Despite repeated engagements in the Portfolio Committee, no credible or transparent turnaround plan for NSFAS has been presented to Parliament. This points to a crisis being managed without direction or urgency.

Recent revelations, including payments made to deceased beneficiaries and funding allocated to thousands of ineligible recipients, have already exposed severe weaknesses in NSFAS’s data integrity, verification systems, and financial controls.

These failures are compounded by fragmented ICT systems that cannot verify beneficiaries in real time, an over-reliance on external “solution partners” while internal systems remain weak, duplicated verification processes with no clear accountability, and poor integration between NSFAS, institutions, and national data systems.

NSFAS has now reached a point where decisive intervention is unavoidable.

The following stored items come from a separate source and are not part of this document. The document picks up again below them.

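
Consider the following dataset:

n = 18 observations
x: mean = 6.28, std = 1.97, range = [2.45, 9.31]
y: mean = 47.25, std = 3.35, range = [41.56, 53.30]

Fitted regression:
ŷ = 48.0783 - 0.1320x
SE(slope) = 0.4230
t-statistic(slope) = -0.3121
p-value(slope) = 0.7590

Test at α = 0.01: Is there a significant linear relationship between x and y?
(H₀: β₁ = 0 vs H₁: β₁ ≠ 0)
Fail to reject H₀: p-value = 0.7590 ≥ α = 0.01. The linear relationship is not significant at the 1% level.

Hypothesis test for the slope coefficient:

H₀: β₁ = 0 (no linear relationship)
H₁: β₁ ≠ 0 (linear relationship exists)

Test statistic: t = β̂₁ / SE(β̂₁) = -0.1320 / 0.4230 = -0.3121

p = 0.7590: how often a slope estimate this far from 0 (in SE units) would arise by chance if β₁ were truly 0.

Decision rule: reject H₀ if p-value < α.
p-value = 0.7590 ≥ α = 0.01 → fail to reject H₀.

There is not sufficient evidence at the 1% significance level to conclude that a linear relationship exists between x and y.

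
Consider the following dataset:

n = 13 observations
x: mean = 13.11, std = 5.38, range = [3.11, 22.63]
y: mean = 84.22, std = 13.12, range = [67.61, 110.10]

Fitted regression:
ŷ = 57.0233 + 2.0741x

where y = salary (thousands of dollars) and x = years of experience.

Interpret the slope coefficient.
For each additional year of experience, predicted salary increases by approximately 2.0741 thousand dollars.

The slope β₁ = 2.0741 gives the rate at which the fitted salary changes with experience.

Interpretation:
- Experience up by 1 year → predicted salary increases by 2.0741 thousand dollars
- The effect is assumed constant over the observed range of x (linearity)

The intercept β₀ = 57.0233 is the predicted salary when experience = 0; since the smallest observed x is 3.11, this is an extrapolation and mainly anchors the line.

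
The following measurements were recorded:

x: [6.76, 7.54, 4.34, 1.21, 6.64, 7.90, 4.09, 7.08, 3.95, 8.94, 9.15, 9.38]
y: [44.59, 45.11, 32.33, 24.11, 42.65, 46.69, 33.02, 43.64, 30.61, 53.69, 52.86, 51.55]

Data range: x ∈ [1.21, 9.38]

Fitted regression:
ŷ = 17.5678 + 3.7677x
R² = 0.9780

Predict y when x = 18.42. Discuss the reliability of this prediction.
ŷ = 86.9688, but this is extrapolation (above the data range [1.21, 9.38]) and may be unreliable.

Prediction calculation:
ŷ = 17.5678 + 3.7677 × 18.42
ŷ = 86.9688

Reliability:
- Data range: x ∈ [1.21, 9.38]
- Prediction point: x = 18.42 is 9.04 units above the observed range → this is EXTRAPOLATION, not interpolation

Why that matters here:
- There are no observations near this x to validate the fitted line there
- R² describes fit only over the sampled x values; it says nothing about behaviour beyond them

Report the number if required, but flag clearly that it is an extrapolation.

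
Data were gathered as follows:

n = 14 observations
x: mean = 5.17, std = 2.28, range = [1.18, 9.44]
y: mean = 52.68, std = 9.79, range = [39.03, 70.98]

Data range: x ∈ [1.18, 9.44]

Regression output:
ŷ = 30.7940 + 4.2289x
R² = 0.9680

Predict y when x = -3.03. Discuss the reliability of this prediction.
The equation gives ŷ = 17.9804; however x = -3.03 is 4.21 units below the observed range, so this extrapolated value should not be trusted.

Prediction calculation:
ŷ = 30.7940 + 4.2289 × (-3.03)
ŷ = 17.9804

Reliability:
- Data range: x ∈ [1.18, 9.44]
- Prediction point: x = -3.03 is 4.21 units below the observed range → this is EXTRAPOLATION, not interpolation

Why that matters here:
- There are no observations near this x to validate the fitted line there
- R² describes fit only over the sampled x values; it says nothing about behaviour beyond them

A defensible statement: 'if the linear trend continued to x = -3.03, y would be about 17.9804' — the premise is untested.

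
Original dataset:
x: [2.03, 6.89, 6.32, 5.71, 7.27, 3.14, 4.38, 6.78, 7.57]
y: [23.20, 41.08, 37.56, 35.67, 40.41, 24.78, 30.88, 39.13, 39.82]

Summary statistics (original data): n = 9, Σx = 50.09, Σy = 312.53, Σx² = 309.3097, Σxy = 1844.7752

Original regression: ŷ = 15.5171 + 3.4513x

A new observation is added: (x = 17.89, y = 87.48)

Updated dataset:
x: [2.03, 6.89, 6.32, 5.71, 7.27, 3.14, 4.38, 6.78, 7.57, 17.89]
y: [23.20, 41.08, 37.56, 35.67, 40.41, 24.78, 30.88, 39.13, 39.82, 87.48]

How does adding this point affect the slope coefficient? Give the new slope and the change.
Adding the point moves β₁ from 3.4513 to 4.1291, i.e. it increases by 0.6778 (+19.6%).

x = 17.89 lies well outside the original x-range [2.03, 7.57] (x̄ ≈ 5.57), so this observation has high leverage and can move the slope substantially.

Step 1: Update the sums with the new point (n goes from 9 to 10)
Σx  = 50.09 + 17.89 = 67.98
Σy  = 312.53 + 87.48 = 400.01
Σx² = 309.3097 + 17.89² = 309.3097 + 320.0521 = 629.3618
Σxy = 1844.7752 + 17.89×87.48 = 1844.7752 + 1565.0172 = 3409.7924

Step 2: Recompute the slope with b₁ = (nΣxy − ΣxΣy) / (nΣx² − (Σx)²)
Numerator   = 10×3409.7924 − 67.98×400.01 = 34097.9240 − 27192.6798 = 6905.2442
Denominator = 10×629.3618 − 67.98² = 6293.6180 − 4621.2804 = 1672.3376
b₁(new) = 6905.2442 / 1672.3376 = 4.1291

(Same formula on the original sums: (9×1844.7752 − 50.09×312.53) / (9×309.3097 − 50.09²) = 948.3491 / 274.7792 = 3.4513, matching the given fit.)

Step 3: Change in slope
Δβ₁ = 4.1291 − 3.4513 = +0.6778
Relative change = +0.6778 / 3.4513 × 100% = +19.6%
→ the slope increases when the point is added.

A high-leverage point only changes the slope if it is off the original line; here y = 87.48 is above the original trend, so the slope increases.
In practice: refit with and without it and report both if conclusions differ; check such a point for data-entry or measurement error.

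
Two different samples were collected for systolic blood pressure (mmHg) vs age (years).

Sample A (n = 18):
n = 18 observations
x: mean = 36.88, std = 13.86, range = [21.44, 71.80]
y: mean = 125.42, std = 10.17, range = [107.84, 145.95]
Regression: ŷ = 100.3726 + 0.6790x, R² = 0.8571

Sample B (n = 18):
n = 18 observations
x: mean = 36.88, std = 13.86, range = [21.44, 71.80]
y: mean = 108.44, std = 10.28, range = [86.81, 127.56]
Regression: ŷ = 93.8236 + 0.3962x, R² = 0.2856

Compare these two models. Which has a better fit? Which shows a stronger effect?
Model A has the better fit (R² = 0.8571 vs 0.2856). Model A shows the stronger effect (|β₁| = 0.6790 vs 0.3962).

Model Comparison:

Which explains more variance? (R²)
- Model A: R² = 0.8571 → 85.71% of variance in blood pressure explained
- Model B: R² = 0.2856 → 28.56% of variance in blood pressure explained
- 0.8571 > 0.2856 → Model A has the better fit

Strength of effect — compare |β₁|:
- Model A: β₁ = 0.6790 → predicted blood pressure rises 0.6790 mmHg per additional year of age
- Model B: β₁ = 0.3962 → predicted blood pressure rises 0.3962 mmHg per additional year of age
- |0.6790| > |0.3962| → Model A shows the stronger marginal effect

Note: A steeper slope doesn't make a better model if the scatter around the line is large.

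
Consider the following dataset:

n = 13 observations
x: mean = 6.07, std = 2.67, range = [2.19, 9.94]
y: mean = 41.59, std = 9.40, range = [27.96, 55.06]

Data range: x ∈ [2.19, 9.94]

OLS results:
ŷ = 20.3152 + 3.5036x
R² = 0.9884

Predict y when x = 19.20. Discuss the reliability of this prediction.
ŷ = 87.5843 (extrapolation — x = 19.20 lies outside [2.19, 9.94], so reliability is low).

Prediction calculation:
ŷ = 20.3152 + 3.5036 × 19.20
ŷ = 87.5843

Reliability:
- Data range: x ∈ [2.19, 9.94]
- Prediction point: x = 19.20 is 9.26 units above the observed range → this is EXTRAPOLATION, not interpolation

Why that matters here:
- Real relationships often flatten, saturate, or turn nonlinear at extremes
- The linear relationship may not hold outside the observed range
- R² describes fit only over the sampled x values; it says nothing about behaviour beyond them

A defensible statement: 'if the linear trend continued to x = 19.20, y would be about 87.5843' — the premise is untested.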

While governance collapses at the top, it is students who bear the consequences forced into unsafe or unaccredited accommodation, left without food and transport allowances, and facing uncertainty at the start of each academic year.

The Minister must be held accountable for stabilising NSFAS and restoring its ability to serve students effectively.

The DA will formally request an urgent full briefing to the Portfolio Committee, clear timelines on the reconstitution of the NSFAS Board, and concrete accountability measures for those responsible for repeated failures.

South Africa cannot afford a student funding system that fails the very people it is meant to support.